Та, которой не стало.

3.

Больше полутора суток! Больше! И вот счет пошел уже на часы. Равинель думал, что ожидание будет нестерпимо. Нет. Ничего ужасного. Но, может, так даже еще хуже. Время утратило обычную определенность. Верно, арестант, осужденный на пять лет, испытывает сперва примерно такое же чувство. Ну, а арестант, осужденный пожизненно? Равинель упорно гонит от себя эту мысль, назойливую, как муха, привлеченная запахом падали.
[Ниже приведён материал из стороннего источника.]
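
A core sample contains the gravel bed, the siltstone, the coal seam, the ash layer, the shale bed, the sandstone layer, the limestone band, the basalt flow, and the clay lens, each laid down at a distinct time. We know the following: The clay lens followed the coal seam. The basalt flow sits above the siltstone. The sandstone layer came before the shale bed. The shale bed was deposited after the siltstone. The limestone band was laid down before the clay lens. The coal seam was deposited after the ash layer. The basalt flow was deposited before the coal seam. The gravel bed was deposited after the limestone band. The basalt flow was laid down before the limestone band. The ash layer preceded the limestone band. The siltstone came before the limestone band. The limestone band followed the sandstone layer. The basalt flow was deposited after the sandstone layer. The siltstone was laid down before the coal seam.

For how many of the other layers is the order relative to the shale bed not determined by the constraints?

6

Forced before the shale bed: the sandstone layer and the siltstone.
That leaves the ash layer, the basalt flow, the clay lens, the coal seam, the gravel bed, and the limestone band with no forced order relative to the shale bed — 6.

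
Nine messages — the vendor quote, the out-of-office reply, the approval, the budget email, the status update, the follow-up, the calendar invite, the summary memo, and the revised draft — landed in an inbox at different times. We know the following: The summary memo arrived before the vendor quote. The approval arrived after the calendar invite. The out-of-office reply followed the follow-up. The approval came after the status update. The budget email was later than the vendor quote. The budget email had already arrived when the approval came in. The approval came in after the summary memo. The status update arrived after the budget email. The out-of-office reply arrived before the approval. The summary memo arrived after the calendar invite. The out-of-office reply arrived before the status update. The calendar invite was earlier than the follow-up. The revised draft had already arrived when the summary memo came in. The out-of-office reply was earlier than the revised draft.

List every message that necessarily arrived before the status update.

Directly stated before the status update: the budget email and the out-of-office reply.
The calendar invite reaches the status update via the calendar invite → the follow-up → the out-of-office reply → the status update.
The follow-up reaches the status update via the follow-up → the out-of-office reply → the status update.
The revised draft reaches the status update via the revised draft → the summary memo → the vendor quote → the budget email → the status update.
Likewise the summary memo and the vendor quote each reach the status update by chaining the stated constraints.
No chain forces the approval ahead of the status update.

the budget email, the calendar invite, the follow-up, the out-of-office reply, the revised draft, the summary memo, the vendor quote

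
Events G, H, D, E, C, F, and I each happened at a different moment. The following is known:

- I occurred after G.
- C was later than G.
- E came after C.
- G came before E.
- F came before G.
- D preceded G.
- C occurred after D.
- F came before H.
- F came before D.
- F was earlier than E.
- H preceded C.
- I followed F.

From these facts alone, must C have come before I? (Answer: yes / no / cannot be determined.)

No chain of stated constraints runs from C to I, and none runs from I to C either.
So the relative order of C and I is not fixed by the given facts.

cannot be determined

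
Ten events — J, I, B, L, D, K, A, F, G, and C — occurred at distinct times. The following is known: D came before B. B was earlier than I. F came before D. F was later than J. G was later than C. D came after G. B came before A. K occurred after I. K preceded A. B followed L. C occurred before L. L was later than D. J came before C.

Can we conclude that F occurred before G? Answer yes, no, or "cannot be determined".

cannot be determined

No chain of stated constraints runs from F to G, and none runs from G to F either.
So the relative order of F and G is not fixed by the given facts.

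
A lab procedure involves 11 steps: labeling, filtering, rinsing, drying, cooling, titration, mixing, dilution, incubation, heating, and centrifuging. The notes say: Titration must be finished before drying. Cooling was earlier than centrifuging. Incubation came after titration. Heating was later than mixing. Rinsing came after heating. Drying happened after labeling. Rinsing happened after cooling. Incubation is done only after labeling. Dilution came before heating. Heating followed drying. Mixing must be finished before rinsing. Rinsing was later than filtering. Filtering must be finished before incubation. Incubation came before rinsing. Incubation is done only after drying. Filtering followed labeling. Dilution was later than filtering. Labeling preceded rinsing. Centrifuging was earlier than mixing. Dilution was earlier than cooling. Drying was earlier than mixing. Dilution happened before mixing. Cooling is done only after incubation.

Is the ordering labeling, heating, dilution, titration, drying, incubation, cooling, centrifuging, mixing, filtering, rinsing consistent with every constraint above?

The constraints require drying before heating, but in the proposed sequence heating appears ahead of drying. That one violation is enough.

no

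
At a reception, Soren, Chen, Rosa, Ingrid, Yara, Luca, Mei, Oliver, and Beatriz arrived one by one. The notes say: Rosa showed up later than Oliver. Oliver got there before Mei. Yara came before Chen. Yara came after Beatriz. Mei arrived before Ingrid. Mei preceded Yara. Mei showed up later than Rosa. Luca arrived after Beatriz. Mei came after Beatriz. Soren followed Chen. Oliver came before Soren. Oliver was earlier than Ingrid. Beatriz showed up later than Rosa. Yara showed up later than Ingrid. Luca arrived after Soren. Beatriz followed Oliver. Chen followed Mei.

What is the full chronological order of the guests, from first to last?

The constraints fix every adjacent pair, so only one ordering works:
Oliver → Rosa → Beatriz → Mei → Ingrid → Yara → Chen → Soren → Luca.

Oliver, Rosa, Beatriz, Mei, Ingrid, Yara, Chen, Soren, Luca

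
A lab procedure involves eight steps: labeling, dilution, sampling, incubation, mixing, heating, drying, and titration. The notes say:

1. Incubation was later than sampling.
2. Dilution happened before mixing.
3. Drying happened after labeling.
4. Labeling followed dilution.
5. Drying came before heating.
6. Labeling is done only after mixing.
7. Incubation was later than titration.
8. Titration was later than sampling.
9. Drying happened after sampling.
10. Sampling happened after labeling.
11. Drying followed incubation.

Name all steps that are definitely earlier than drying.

Directly stated before drying: incubation, labeling, and sampling.
Dilution reaches drying via dilution → labeling → drying.
Mixing reaches drying via mixing → labeling → drying.
Titration reaches drying via titration → incubation → drying.
No chain forces heating ahead of drying.

dilution, incubation, labeling, mixing, sampling, titration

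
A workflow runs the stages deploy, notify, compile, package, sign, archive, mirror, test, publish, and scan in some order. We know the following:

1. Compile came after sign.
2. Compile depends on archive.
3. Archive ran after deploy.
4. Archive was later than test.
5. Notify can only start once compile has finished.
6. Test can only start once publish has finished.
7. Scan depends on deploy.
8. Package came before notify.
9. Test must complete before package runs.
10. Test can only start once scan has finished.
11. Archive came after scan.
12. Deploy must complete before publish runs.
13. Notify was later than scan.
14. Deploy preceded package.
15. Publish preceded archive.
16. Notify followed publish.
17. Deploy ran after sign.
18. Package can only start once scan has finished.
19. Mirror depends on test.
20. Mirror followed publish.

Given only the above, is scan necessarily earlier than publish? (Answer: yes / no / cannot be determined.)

No chain of stated constraints runs from scan to publish, and none runs from publish to scan either.
So the relative order of scan and publish is not fixed by the given facts.

cannot be determined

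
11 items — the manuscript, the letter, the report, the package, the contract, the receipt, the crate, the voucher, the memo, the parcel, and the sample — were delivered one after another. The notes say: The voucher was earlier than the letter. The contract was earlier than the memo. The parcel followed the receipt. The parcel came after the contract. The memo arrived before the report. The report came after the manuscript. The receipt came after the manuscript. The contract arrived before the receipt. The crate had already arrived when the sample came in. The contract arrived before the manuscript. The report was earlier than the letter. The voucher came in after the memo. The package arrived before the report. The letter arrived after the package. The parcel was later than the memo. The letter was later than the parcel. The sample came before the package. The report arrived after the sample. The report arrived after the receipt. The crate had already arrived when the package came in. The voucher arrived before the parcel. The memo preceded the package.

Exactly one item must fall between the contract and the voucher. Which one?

the memo

Tracing the constraints gives the contract → the memo → the voucher, so the memo sits after the contract and before the voucher.
No other item is forced both after the contract and before the voucher.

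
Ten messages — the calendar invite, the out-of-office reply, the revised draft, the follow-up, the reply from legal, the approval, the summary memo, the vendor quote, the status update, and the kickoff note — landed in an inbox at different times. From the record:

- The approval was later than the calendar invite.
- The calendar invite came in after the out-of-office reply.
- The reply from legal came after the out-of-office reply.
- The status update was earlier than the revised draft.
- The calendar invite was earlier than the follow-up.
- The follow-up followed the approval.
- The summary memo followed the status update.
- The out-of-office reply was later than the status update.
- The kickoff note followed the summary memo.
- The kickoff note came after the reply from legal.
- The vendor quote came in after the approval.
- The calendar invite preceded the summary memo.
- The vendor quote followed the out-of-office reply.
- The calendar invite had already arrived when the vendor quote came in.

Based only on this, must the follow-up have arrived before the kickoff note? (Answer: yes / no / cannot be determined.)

cannot be determined

No chain of stated constraints runs from the follow-up to the kickoff note, and none runs from the kickoff note to the follow-up either.
So the relative order of the follow-up and the kickoff note is not fixed by the given facts.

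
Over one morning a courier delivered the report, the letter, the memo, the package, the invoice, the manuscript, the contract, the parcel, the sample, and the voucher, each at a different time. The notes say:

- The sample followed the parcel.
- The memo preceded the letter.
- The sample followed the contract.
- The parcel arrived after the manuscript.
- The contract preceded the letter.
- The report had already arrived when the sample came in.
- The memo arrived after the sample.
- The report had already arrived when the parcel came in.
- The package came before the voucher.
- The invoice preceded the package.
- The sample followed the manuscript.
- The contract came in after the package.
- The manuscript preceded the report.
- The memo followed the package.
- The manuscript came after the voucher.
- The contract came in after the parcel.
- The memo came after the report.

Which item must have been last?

Every other item has a chain of constraints placing it before the letter, so the letter is last.

the letter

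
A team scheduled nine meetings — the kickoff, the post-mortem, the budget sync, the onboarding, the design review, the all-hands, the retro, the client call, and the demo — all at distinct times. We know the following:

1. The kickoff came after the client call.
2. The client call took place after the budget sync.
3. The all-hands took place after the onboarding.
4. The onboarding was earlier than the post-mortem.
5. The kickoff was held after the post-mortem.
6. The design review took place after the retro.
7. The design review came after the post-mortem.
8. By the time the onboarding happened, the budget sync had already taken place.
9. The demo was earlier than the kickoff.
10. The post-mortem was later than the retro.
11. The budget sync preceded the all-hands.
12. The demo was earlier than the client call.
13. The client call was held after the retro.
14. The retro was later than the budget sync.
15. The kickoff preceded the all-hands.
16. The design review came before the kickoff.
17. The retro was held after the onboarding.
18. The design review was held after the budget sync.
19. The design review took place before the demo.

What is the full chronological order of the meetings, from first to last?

the budget sync, the onboarding, the retro, the post-mortem, the design review, the demo, the client call, the kickoff, the all-hands

The constraints fix every adjacent pair, so only one ordering works:
the budget sync → the onboarding → the retro → the post-mortem → the design review → the demo → the client call → the kickoff → the all-hands.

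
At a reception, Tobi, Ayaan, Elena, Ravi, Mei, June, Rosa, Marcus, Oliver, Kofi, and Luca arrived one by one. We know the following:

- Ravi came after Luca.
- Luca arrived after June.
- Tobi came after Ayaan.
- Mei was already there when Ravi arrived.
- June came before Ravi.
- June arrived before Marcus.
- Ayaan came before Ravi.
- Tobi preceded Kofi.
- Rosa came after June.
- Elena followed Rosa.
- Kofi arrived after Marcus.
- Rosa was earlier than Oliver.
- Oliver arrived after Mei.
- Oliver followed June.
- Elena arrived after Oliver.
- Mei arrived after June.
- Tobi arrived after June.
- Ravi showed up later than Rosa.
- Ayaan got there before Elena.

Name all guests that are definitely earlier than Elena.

Ayaan, June, Mei, Oliver, Rosa

Directly stated before Elena: Ayaan, Oliver, and Rosa.
June reaches Elena via June → Rosa → Elena.
Mei reaches Elena via Mei → Oliver → Elena.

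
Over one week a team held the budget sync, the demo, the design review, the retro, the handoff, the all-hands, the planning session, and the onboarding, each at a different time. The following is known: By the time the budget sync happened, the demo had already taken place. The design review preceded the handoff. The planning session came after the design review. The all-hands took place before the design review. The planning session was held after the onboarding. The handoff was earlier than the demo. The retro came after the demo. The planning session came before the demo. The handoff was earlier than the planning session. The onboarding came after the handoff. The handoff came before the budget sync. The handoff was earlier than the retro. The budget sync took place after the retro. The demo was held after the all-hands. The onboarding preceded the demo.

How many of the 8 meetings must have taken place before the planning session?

Directly stated before the planning session: the design review, the handoff, and the onboarding.
The all-hands reaches the planning session via the all-hands → the design review → the planning session.
That's the all-hands, the design review, the handoff, and the onboarding — 4 in all.

4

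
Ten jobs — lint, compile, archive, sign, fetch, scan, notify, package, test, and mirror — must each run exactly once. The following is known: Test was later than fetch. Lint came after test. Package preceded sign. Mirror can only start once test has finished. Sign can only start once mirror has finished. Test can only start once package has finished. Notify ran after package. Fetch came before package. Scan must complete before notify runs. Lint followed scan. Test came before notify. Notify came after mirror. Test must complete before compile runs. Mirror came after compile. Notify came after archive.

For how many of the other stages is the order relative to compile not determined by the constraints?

Forced before compile: fetch, package, and test; forced after compile: mirror, notify, and sign.
That leaves archive, lint, and scan with no forced order relative to compile — 3.

3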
Он то и дело прикладывается к бутылке. Не для того, чтобы показаться на людях, не для того, чтобы напиться. Просто чтобы как-то повлиять на ритм жизни. Между двумя рюмками коньяку иной раз и не заметишь, как пролетит время. Перебираешь в уме разные пустяки. Вспоминаешь, например, гостиницу, где пришлось ночевать накануне. Плохая кровать. Скверный кофе. Кто-то непрестанно снует взад-вперед. Свистки поездов. Надо бы уехать из Нанта в Редон, в Ансени. Но уехать невозможно. Может, потому, что просыпаешься всегда с одной и той же пронзительной, обескураживающе ясной мыслью… Прикидываешь свои шансы. Они кажутся настолько ничтожными, что даже неохота бороться. Часам к десяти, глядишь, возвращается надежда. Сомнения обращаются в веру. И ты бодро распахиваешь дверь «Кафе Франсе». Встречаешь друзей. Двоих-троих непременно застанешь, пьют кофе с коньяком.

— А, старина Фернан!

— Скажи пожалуйста! Ну и вид у тебя!

Приходится сидеть с ним, улыбаться. К счастью, он тотчас с готовностью подхватывает любое твое объяснение. Лгать так легко. Можно сказать, что у тебя болят зубы и ты просто обалдел от лекарств.

— А вот у меня, — говорит Тамизье, — в прошлом году был флюс… Еще бы немного, и я бы, наверно, отдал концы… ну и боль!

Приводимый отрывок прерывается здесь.